Having spent the first two decades of adulthood reading vast numbers of scientific papers and manuscripts, I have a huge fiction deficit. During those years I scarcely read fiction at all. Who had time for that?
But somewhere in my congested head I always knew that you should read fiction, plenty of it. I understood this while bustling back and forth between the Ramsay Wright Zoological Laboratories and the Royal Ontario Museum in Toronto. A few times I saw Robertson Davies standing outside Massey College at the corner of Hoskins Ave and Devonshire Place waiting for a cab and I would think, He looks like an interesting old kook. I should probably read his books. On the third floor of Ramsay Wright there was a small lab room, really just a prep room between two real lab rooms, with a nameplate on the door, “Prof. C.E. Atwood.” C.E. Atwood was a professor emeritus, and I was pretty sure he was the father of Margaret Atwood. I never met or saw him, but I thought that putting his name on a prep room door instead of a real lab door was kind of disrespectful, and that I should probably read his daughter’s books, or at least skim one.
I have a hard time reading. I have strabismus, still, after three corrective surgeries (ages 8, 10, 20). I’m not the wall-eyed confusion you might have met during earlier pre- and inter-op spans, but there’s enough L-R disparity that my eyesight buggers up my ability to look through binoculars or follow a line of text across a page. In high school, small-print Hardy and Dickens were hell, and I should have been awarded high marks for even finishing those books. My wife was an English major and at some point I greedily hoarded all her old books when she was about to discard them before a move because it’s so costly to move books. I shouldn’t have bothered. I doubt I will ever read them. They contain too many words without enough spaces in between. But here they are at arm’s length, foxing away.
I no longer need regularly read grim multi-authored papers on the phylogeography of skinks or the evolution and function of the vomeronasal organ. As much as possible I read single-authored fiction, and am always looking for a writer who suits my needs and limitations.
My main requirement: Keep it moving.
Please don’t show what a fabulous writer you are by describing something commonplace in excruciatingly clever detail.
Last night I was reading a novel in which the author spent the equivalent of four pretty pages describing the people at a party—their clothes, their mannerisms, snippets of conversation—meant to illustrate that they were hip, shallow people.
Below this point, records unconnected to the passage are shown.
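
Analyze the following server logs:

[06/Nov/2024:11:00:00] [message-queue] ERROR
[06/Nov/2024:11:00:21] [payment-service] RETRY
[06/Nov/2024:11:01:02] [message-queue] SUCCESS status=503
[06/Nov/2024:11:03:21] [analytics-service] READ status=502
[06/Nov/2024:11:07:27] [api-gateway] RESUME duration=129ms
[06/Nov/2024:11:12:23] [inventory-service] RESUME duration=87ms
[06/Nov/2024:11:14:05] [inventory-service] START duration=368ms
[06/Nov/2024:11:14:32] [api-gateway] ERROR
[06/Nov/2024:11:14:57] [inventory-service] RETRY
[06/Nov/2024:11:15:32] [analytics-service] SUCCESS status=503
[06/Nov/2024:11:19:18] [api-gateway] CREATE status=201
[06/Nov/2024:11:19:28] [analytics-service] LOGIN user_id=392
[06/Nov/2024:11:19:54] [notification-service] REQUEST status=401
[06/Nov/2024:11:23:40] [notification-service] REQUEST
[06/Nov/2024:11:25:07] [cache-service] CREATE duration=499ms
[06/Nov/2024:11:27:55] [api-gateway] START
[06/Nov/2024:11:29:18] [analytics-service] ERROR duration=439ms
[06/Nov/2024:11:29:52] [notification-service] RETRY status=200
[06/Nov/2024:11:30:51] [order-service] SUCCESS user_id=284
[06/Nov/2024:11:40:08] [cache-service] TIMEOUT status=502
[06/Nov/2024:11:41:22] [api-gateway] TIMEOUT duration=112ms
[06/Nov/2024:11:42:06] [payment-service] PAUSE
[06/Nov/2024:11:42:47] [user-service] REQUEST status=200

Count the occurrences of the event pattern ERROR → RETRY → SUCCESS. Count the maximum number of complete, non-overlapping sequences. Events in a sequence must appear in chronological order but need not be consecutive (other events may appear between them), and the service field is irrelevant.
3

To count sequences:

1. Look for pattern: ERROR → RETRY → SUCCESS
2. Greedily scan the log in chronological order, matching each sequence element in turn (ignoring service)
3. Each time the full pattern completes, increment the count and restart matching from the next event
4. Complete non-overlapping sequences found: 3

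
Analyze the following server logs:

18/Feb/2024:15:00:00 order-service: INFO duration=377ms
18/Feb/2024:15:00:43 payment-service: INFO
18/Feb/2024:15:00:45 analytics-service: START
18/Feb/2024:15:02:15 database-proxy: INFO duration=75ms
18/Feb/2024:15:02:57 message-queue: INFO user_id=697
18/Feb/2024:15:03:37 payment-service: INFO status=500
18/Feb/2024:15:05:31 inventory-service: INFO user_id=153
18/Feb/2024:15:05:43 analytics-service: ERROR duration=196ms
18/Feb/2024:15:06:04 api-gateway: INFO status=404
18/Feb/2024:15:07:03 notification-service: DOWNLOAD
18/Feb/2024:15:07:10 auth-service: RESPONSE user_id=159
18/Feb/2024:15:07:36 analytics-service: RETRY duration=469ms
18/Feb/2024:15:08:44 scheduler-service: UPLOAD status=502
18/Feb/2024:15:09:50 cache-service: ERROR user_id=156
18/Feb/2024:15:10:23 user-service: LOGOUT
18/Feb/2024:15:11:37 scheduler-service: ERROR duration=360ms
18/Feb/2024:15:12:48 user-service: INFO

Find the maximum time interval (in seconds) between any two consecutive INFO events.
404

To find the longest gap:

1. Extract all INFO events in chronological order
2. Calculate time differences between consecutive events
3. Find the maximum difference
4. Longest gap: 404 seconds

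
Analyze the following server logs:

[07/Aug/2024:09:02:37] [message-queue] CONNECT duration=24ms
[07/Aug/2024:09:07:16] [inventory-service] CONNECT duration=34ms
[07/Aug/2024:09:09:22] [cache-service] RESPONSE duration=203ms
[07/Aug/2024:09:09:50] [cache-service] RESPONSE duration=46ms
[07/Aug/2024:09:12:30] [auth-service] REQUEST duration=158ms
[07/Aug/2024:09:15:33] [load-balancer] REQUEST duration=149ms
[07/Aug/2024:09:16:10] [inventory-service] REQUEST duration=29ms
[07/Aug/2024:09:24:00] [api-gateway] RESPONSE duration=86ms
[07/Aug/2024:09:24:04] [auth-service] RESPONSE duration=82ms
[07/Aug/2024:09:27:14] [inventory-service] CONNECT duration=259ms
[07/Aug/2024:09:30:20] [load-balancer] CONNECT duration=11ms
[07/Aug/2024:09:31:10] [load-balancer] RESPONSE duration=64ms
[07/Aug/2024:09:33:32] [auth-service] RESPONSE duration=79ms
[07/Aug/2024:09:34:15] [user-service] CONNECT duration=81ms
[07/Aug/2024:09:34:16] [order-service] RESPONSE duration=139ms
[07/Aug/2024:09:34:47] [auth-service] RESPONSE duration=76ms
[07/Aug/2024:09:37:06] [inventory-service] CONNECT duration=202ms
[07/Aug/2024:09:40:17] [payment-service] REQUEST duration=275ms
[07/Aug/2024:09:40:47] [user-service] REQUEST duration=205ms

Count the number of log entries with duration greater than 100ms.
8

To count timeouts:

1. Threshold: 100ms
2. Extract duration from each log entry
3. Count entries where duration > 100
4. Timeout count: 8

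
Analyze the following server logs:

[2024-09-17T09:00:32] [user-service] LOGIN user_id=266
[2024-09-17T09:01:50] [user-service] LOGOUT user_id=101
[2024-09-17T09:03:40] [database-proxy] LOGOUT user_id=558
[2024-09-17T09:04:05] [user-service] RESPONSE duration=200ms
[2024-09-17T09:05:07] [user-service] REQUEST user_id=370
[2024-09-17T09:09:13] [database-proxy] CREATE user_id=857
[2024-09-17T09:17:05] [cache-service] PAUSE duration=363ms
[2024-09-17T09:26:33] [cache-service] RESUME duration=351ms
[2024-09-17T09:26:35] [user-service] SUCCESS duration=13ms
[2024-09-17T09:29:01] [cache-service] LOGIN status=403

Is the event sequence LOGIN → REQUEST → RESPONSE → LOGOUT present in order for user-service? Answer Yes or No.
No

To verify sequence order:

1. Find all events in sequence LOGIN → REQUEST → RESPONSE → LOGOUT for user-service
2. Extract their timestamps
3. Check if timestamps are in ascending order
4. Result: No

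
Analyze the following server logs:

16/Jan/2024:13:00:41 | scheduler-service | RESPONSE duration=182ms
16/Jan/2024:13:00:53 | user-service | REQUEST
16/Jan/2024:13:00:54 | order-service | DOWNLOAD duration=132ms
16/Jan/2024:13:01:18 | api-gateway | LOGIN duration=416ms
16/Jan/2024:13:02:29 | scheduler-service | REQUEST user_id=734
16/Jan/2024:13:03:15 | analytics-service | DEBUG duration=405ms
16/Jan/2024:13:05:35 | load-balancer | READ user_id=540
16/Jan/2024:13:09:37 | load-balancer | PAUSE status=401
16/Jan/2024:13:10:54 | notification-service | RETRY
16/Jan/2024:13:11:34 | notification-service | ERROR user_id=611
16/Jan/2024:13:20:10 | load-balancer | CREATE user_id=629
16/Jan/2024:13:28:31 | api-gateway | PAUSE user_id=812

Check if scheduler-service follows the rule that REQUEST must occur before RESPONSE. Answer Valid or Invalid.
Invalid

To validate ordering:

1. Required order: REQUEST → RESPONSE
2. Rule: REQUEST must occur before RESPONSE
3. Check actual order of events for scheduler-service
4. Result: Invalid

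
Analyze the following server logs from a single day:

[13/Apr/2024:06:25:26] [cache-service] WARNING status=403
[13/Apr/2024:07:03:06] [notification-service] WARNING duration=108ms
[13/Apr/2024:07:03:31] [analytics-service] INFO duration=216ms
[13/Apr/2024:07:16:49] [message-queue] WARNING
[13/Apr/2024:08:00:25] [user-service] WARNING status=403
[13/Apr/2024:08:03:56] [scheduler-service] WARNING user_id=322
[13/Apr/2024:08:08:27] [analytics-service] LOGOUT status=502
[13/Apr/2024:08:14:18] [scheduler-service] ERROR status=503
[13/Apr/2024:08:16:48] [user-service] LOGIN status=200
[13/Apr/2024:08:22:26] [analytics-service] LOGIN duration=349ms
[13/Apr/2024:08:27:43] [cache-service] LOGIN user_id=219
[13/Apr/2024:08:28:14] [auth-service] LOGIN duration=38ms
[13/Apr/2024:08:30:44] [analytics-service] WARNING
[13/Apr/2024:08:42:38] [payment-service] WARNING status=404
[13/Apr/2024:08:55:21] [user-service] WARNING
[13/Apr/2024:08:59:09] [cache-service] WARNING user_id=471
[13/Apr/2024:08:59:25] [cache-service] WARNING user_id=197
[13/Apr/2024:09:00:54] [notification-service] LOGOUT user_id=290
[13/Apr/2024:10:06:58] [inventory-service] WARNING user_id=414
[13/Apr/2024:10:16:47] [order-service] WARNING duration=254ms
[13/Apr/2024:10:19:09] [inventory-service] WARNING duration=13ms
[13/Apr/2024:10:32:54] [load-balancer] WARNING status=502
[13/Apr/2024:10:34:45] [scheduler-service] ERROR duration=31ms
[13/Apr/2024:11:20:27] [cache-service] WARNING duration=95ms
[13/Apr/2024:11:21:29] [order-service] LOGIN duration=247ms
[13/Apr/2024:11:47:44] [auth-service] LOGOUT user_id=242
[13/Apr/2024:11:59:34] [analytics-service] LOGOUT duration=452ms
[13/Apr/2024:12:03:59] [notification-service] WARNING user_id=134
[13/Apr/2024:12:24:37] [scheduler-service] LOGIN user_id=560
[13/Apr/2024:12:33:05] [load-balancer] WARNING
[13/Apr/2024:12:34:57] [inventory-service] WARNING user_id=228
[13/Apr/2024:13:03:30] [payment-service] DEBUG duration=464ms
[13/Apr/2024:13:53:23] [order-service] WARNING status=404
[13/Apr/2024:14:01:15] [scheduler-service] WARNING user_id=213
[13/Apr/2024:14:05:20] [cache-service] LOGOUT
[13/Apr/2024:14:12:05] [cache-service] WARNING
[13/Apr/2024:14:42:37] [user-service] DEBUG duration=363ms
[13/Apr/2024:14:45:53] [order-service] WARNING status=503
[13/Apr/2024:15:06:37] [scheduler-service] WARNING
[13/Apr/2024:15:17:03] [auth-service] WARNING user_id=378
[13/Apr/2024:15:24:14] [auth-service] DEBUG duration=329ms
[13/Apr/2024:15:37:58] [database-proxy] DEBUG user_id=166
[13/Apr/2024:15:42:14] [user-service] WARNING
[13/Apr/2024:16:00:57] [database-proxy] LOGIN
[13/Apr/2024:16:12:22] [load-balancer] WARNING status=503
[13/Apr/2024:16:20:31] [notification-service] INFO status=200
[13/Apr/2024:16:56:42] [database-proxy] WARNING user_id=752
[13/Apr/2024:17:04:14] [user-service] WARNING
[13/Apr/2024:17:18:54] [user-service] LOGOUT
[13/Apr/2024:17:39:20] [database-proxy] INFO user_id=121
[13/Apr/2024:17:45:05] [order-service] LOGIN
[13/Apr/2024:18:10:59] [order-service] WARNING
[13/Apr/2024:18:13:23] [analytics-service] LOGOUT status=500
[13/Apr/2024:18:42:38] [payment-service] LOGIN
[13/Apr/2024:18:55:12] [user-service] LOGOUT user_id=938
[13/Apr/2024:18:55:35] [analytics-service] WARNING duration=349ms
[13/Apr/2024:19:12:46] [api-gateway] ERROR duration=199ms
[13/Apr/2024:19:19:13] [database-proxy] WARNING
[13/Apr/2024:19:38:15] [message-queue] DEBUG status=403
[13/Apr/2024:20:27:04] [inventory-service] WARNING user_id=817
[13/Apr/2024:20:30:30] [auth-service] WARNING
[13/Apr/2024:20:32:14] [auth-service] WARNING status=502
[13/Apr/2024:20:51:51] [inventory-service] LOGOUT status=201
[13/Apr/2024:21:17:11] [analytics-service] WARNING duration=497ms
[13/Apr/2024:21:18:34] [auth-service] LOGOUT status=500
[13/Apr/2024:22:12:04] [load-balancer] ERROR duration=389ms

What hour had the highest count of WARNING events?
8

To find the peak hour:

1. Group all WARNING events by hour
2. Count events in each hour
3. Find hour with maximum count
4. Peak hour: 8 (with 7 events)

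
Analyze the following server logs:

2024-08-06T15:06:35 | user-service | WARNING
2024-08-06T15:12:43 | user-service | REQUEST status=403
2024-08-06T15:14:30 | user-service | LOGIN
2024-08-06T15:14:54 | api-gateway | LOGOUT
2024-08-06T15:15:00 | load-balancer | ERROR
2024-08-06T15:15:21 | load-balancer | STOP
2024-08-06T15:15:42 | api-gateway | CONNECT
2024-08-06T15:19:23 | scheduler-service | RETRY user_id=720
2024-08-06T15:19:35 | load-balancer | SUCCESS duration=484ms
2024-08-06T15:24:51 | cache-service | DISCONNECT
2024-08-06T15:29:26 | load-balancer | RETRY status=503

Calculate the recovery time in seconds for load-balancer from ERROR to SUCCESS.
275

To calculate recovery time:

1. Find ERROR event for load-balancer: 2024-08-06T15:15:00
2. Find next SUCCESS event for load-balancer: 2024-08-06T15:19:35
3. Recovery time: 2024-08-06T15:19:35 - 2024-08-06T15:15:00 = 275 seconds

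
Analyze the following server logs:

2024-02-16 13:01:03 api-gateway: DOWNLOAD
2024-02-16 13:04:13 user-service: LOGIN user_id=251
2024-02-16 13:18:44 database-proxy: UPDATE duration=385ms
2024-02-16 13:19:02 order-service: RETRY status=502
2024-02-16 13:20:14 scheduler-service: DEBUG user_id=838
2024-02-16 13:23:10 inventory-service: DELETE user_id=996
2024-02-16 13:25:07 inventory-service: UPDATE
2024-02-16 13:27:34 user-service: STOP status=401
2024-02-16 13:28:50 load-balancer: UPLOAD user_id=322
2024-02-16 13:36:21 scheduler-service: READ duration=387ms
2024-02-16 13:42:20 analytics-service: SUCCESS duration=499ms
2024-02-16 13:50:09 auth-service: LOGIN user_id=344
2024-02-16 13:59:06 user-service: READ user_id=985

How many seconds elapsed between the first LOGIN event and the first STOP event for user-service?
1401

To find the time between events:

1. Locate the first LOGIN event for user-service: 2024-02-16 13:04:13
2. Locate the first STOP event for user-service: 2024-02-16 13:27:34
3. Calculate the difference: 2024-02-16 13:27:34 - 2024-02-16 13:04:13 = 1401 seconds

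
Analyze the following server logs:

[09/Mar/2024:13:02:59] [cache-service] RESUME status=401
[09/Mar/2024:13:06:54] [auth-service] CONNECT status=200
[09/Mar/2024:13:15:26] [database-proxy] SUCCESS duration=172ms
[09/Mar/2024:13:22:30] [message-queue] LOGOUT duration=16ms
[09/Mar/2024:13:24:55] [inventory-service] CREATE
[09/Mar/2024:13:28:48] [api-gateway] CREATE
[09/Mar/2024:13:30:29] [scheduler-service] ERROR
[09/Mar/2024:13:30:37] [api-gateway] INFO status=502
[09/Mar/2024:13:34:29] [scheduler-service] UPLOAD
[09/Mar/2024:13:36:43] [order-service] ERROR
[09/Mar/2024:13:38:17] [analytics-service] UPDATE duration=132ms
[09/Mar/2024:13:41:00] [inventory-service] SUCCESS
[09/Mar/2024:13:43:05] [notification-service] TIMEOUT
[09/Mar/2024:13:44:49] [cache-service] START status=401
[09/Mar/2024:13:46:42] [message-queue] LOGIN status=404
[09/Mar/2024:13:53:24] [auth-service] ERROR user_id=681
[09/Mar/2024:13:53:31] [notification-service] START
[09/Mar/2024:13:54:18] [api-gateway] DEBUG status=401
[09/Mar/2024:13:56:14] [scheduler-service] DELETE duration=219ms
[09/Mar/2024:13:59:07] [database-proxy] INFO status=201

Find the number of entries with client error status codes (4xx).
4

To find matching entries:

1. Pattern to match: client error status codes (4xx)
2. Scan each log entry for the pattern
3. Count matches: 4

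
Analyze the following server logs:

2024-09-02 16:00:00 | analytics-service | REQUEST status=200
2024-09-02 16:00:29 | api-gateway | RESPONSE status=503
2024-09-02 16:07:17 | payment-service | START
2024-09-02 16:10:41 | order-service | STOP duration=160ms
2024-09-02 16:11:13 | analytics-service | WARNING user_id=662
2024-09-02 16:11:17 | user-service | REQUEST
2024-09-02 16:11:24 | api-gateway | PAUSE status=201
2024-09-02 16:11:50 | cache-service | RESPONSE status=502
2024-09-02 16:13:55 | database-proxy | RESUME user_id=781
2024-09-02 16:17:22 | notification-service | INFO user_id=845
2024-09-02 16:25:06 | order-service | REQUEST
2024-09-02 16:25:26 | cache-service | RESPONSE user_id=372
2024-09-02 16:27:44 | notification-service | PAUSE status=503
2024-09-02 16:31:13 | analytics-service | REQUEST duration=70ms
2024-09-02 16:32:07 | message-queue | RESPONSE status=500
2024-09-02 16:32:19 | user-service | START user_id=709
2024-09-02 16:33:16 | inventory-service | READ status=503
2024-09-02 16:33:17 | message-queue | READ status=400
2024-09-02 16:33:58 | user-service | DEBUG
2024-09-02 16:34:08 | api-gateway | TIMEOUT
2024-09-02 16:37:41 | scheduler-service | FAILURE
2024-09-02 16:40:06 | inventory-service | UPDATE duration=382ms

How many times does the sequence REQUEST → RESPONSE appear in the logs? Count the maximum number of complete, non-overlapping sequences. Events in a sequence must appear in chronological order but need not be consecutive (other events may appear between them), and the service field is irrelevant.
4

To count sequences:

1. Look for pattern: REQUEST → RESPONSE
2. Greedily scan the log in chronological order, matching each sequence element in turn (ignoring service)
3. Each time the full pattern completes, increment the count and restart matching from the next event
4. Complete non-overlapping sequences found: 4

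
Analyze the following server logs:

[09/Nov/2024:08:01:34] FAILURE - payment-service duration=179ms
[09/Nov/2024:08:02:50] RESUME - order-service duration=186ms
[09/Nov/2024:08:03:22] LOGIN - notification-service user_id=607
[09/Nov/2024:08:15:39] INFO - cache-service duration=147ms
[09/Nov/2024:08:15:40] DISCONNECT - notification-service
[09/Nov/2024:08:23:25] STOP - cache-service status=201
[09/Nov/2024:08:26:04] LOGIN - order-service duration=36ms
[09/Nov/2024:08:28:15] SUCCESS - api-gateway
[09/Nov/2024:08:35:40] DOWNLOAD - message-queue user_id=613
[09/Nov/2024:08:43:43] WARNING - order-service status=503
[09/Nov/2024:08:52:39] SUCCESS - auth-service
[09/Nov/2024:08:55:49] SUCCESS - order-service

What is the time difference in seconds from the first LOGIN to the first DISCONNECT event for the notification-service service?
738

To find the time between events:

1. Locate the first LOGIN event for notification-service: 09/Nov/2024:08:03:22
2. Locate the first DISCONNECT event for notification-service: 09/Nov/2024:08:15:40
3. Calculate the difference: 09/Nov/2024:08:15:40 - 09/Nov/2024:08:03:22 = 738 seconds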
I got it after about four lines, and had to start skimming, searching for something my eyeballs and interest could glom onto.
Perhaps being boring was his way of illustrating how boring the party was, in which case, Success!
I would have thrown the book across the room except that I had downloaded it onto my iPad.
Even if I could afford to throw my iPad across the room, the inconvenience in replacing its data would have been much worse than what Elvis went through when he shot TVs.
I learned book throwing from my mother, who would read several novels a week. Her trigger for throwing a book across the room was when an author described a character having a dream.
Thank god for trade paperbacks. You can throw them blindly. Hardcovers can mar the drywall or crack a fish tank, so don’t throw them. Thump them broadside down on the carpet in disgust, then carefully kick them at the baseboard.
But here’s the thing. I always feel ashamed for losing my temper at a book. I know not everyone wants to write in strabismus-friendly snippets. Inevitably I pick up the thrown book and repair any damage I have caused to it and put it back on the shelf lying sideways across the other books. If I have read at least a third of the way through prior to the throwing, I will at a later date, somewhat embarrassed, pick it up, finish reading it, and wedge it in upright among the others with its title and author clearly visible.
I was recently given a Kindle Paperwhite, which is nicer to read from than an iPad but you can’t throw it either, a flaw second only to the fact that it’s too easy to mistake for a coaster.
I don’t like e-readers and will never download an unknown author again. Unless I know I can tolerate an author’s style, I want a book I can throw across the room.
I love fiction. Please keep it moving.